On the fourth episode of Ragdoll, Baxter and Rose try to outsmart the killer. It goes about as well as one would expect, considering there are still several episodes left to the season. Edmonds gets a little more fleshed out, with glimpses into her story that raise more questions than answers. And Rose makes a decision he may come to regret.
Far Too Clever
With several members of the kill list dead in less than a week, Rose decides to change tactics in dealing with the Ragdoll Killer. What they’re doing now is clearly not working, so it’s hard to blame him for wanting to think out of the box a little. Of course it doesn’t work, since we have several episodes left to the series. But I commend him for trying.
Convinced that the killer has somehow bugged Matthew Wingate, the trial judge and next intended victim’s house and thus knows their plans, he persuades Baxter to commit a little subterfuge. They will act as though they intend to transport him to a safe house via the usual police procedure, stage a shooting, and then escort him out the back door. It’s a fairly solid plan. The only problem is, of course, that the Ragdoll Killer had indeed bugged Wingate’s house and used voice masking technology to disrupt their plan, leading to Baxter being stripped of all power and authority but not of title.
It is perhaps the most common criticism of this kind of storyline. The Ragdoll Killer is good. We know he is, and he has to be. But at a certain point, isn’t he just a little too good? He knows how to dissect hands, hack into two police officers’ cell phones, and use voice masking technology to imitate their voices. Which he does well enough to fool both Baxter and Rose, who clearly know the other’s voice and speech patterns fairly well. And, of course, on top of that, he has the ability to plan these elaborate, theatrical murders and get away with it – at least to this point. At a certain point, it strains credulity that one person could do all these things.
Who’s In The Trunk?
Which may be why Edmonds suspects Rose of being in cahoots with the killer. That and, let’s be honest, Rose is hardly acting like he’s innocent, since he’s sneaking around and doing his own investigating. He’s not even letting Baxter in on his activities. Of course, he really can’t since it seems he got this ball rolling in the first place.
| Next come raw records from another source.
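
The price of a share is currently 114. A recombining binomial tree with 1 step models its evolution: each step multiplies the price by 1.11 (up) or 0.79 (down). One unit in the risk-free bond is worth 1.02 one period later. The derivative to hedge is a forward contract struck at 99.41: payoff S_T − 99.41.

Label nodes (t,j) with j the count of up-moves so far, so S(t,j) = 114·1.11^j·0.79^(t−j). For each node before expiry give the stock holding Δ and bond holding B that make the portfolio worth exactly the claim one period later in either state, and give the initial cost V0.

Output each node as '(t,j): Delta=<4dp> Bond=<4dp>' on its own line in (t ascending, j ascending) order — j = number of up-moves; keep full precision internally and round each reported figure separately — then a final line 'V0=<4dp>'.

Risk-neutral probability p* = (R−d)/(u−d) = (1.02−0.79)/(1.11−0.79) = 0.7187.
At expiry t=1: V(1,0)=-9.3500, V(1,1)=27.1300
  t=0,j=0: stock 114.0000 → up 126.5400 (V=27.1300), down 90.0600 (V=-9.3500). Price 16.5392; hedge Δ=1.0000, bond B=-97.4608.
Each (Δ,B) replicates both successor values, so the strategy is self-financing and V0 is arbitrage-free.

(0,0): Delta=1.0000 Bond=-97.4608
V0=16.5392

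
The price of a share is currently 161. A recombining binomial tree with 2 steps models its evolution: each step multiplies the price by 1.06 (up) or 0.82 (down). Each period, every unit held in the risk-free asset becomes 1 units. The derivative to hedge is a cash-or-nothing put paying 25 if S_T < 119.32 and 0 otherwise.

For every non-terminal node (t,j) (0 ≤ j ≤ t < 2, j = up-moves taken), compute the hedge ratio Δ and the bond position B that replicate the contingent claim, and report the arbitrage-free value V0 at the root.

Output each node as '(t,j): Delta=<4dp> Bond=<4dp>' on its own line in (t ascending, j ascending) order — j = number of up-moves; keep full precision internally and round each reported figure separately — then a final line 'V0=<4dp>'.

(0,0): Delta=-0.1617 Bond=27.6042
(1,0): Delta=-0.7890 Bond=110.4167
(1,1): Delta=0.0000 Bond=0.0000
V0=1.5625

The replicating-portfolio and risk-neutral prices coincide; use p* = (1−0.82)/(1.06−0.82) = 0.7500 for the latter.
Terminal values V(2,·): V(2,0)=25.0000, V(2,1)=0.0000, V(2,2)=0.0000
Node (1,0) S=132.0200: V=(p*·0.0000+(1−p*)·25.0000)/1=6.2500; Δ=(0.0000−25.0000)/(139.9412−108.2564)=-0.7890; B=V−Δ·S=110.4167
Node (1,1) S=170.6600: V=(p*·0.0000+(1−p*)·0.0000)/1=0.0000; Δ=(0.0000−0.0000)/(180.8996−139.9412)=0.0000; B=V−Δ·S=0.0000
Node (0,0) S=161.0000: V=(p*·0.0000+(1−p*)·6.2500)/1=1.5625; Δ=(0.0000−6.2500)/(170.6600−132.0200)=-0.1617; B=V−Δ·S=27.6042
Check: Δ(0,0)·S0 + B(0,0) = 1.5625 = V0.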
So Edmonds’s suspicions may be understandable, but it seems her hands aren’t entirely clean. In a flashback, we see her driving with someone in the trunk of her car. Who’s in her trunk? Also, why? And where is Edmonds taking her? Those mysteries remain. We also discover that Edmonds has a tendency to run when she can’t be in control of the situation, which is both contrary to what she led Baxter to believe previously and also poses a potential problem for the future, since nobody is control of the Ragdoll Killer situation outside of the killer himself.
There’s a lot still to uncover with Edmonds, clearly. Which we no doubt will do, just as she continues to try to unravel the mystery that is Rose’s seemingly nefarious activities.
Meeting Of The Minds
While the Ragdoll Killer is making elaborate plans to off a full list of victims, it’s clear that his real purpose is to engage in a cat-and-mouse game with Rose. It’s working, at least to this point. Rose keeps chipping away at the mystery and mystique surrounding the Faust Killer (a.k.a. the Ragdoll Killer), but he’s realistically not much closer to finding the man at the center of the plot than he was three episodes ago.
All of that is about to change. At the end of the episode, the two men agree to finally meet. No doubt, Rose will concoct a plan to trap the other man, which will somehow go awry. (Again, there are several episodes left to the season.) But it’s a giant step forward that should help give the audience more answers, at least.
It will be interesting to see Rose and the killer (whose real name appears to be Thomas) meet. I wonder if Rose will be struck by the apparent ordinariness of the man in question. He probably shouldn’t be; as a police officer, he should be well aware that sometimes the greatest evil hides behind the most unassuming of faces. It’s part of why people like Thomas get away with it for so long. They’re always the “quiet neighbor that nobody would have suspected” of committing evil deeds.
In this case, the quiet neighbor with the somewhat weird dynamic with his wife. I don’t know why their scenes struck me as slightly unnerving. But they did.
Ragdoll airs on AMC on Mondays at 10/9 c.